With a number of machines, it might be useful in any case to search for solutions to synchronize configuration changes on all of them. Start your WSL shell (for me that is ubuntu.


Of course you could come up with some wrapper for the session to detect everything looking like a prompt and to colorize it, but it would easily lead to false positives (color on every line with a $?) and be awfully complicated compared to just dropping a single line to your. You could set colors before starting the session, but they'd be effective for all output, that is until an ls or an editor sets colors of it's own. Consider that on an SSH connection the local side has no real idea of what is a shell prompt and what is something else, and so setting colors for the prompt really has to come from the remote. If you don't want to (can't) make the remotes have a separate PS1, then I'd say "no", it would be at least awfully difficult. To check what the prompt would look like: echo -e "$ " Foot is not starting at all No colors in ls output Things break after I ssh into a remote machine I cant use the mouse to select text Emojis are black-and.

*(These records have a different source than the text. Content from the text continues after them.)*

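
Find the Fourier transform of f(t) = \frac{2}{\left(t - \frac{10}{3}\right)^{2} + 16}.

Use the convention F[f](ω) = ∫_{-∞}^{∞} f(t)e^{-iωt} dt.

F(ω) = \frac{\pi e^{- \frac{10 i \omega}{3} - 4 \left|{\omega}\right|}}{2}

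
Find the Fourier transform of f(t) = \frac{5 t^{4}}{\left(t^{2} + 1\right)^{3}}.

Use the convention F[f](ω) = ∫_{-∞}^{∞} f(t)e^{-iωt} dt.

F(ω) = \frac{5 \pi \left(\omega^{2} - 5 \left|{\omega}\right| + 3\right) e^{- \left|{\omega}\right|}}{8}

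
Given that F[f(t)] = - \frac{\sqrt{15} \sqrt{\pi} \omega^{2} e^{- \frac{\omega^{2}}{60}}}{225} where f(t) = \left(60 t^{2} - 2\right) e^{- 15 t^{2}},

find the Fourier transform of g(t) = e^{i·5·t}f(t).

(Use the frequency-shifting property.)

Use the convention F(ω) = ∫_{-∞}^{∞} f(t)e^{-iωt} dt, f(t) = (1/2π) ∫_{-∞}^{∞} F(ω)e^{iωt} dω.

F[g](ω) = - \frac{\sqrt{15} \sqrt{\pi} \left(\omega - 5\right)^{2} e^{- \frac{\left(\omega - 5\right)^{2}}{60}}}{225}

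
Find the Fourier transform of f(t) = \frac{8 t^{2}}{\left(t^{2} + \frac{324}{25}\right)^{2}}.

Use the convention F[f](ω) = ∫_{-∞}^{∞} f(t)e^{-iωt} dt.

F(ω) = \frac{2 \pi \left(5 - 18 \left|{\omega}\right|\right) e^{- \frac{18 \left|{\omega}\right|}{5}}}{9}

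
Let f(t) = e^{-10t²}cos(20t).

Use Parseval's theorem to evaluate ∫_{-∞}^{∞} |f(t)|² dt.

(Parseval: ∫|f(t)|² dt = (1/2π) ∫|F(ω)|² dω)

∫|f(t)|² dt = \frac{\sqrt{5} \sqrt{\pi} \left(1 + e^{20}\right)}{20 e^{20}}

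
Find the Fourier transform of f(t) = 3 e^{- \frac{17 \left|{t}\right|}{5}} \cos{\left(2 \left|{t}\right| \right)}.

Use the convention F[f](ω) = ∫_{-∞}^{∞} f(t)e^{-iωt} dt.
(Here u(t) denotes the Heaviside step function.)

F(ω) = \frac{510 \left(25 \omega^{2} + 389\right)}{625 \omega^{4} + 9450 \omega^{2} + 151321}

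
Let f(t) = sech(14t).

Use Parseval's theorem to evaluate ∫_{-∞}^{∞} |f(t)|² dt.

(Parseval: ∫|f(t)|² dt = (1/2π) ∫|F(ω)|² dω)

∫|f(t)|² dt = \frac{1}{7}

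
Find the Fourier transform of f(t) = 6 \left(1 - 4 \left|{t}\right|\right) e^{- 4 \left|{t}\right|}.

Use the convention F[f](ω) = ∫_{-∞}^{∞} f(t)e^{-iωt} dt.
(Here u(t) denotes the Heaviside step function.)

F(ω) = \frac{96 \omega^{2}}{\left(\omega^{2} + 16\right)^{2}}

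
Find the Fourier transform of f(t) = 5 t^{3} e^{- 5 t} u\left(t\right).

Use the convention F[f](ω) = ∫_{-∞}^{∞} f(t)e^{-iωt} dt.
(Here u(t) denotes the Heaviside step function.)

F(ω) = \frac{30}{\left(i \omega + 5\right)^{4}}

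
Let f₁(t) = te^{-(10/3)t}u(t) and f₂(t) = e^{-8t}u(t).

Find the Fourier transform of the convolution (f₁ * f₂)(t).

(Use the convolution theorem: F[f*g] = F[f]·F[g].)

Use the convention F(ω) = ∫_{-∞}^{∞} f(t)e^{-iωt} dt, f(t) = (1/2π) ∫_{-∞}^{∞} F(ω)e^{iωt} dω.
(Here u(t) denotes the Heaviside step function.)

F[f₁*f₂](ω) = \frac{9}{\left(i \omega + 8\right) \left(3 i \omega + 10\right)^{2}}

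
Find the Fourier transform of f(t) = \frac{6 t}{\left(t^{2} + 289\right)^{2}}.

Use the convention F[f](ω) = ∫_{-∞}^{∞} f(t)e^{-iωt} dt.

F(ω) = - \frac{3 i \pi \omega e^{- 17 \left|{\omega}\right|}}{17}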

Therefore, you should place the aliases from /etc/profile.d/.sh (or. \[033[48 5 XXXm\033[38 5 YYYm sets the background/foreground to XXX/ YYY.įor a script that dumps the available colors, try colortest. There is no colors in ls output under user but running ls as root gives color output. So here, :\w appear in terminal foreground/background. \[033[m resets foreground and background to default. In PS1, the escape codes must be enclosed in \.
#Ubuntu ssh shell ls no color code
If you want this code to run when logging into a remote server, you should have one of the profile files always source ~/.bashrc. (Arguably a more accurate test is checking if $- contains i.) Testing if PS1 is non-empty is a very common way to decide if the shell is interactive, and you don't want to confuse programs that do that. However, you can use a single ~/.bashrc for all hosts, and set the prompt color based on hostname: || return 0 # continue only when interactive So you still need to copy it to the remote server. The remote prompt is set by the remote ~/.bashrc.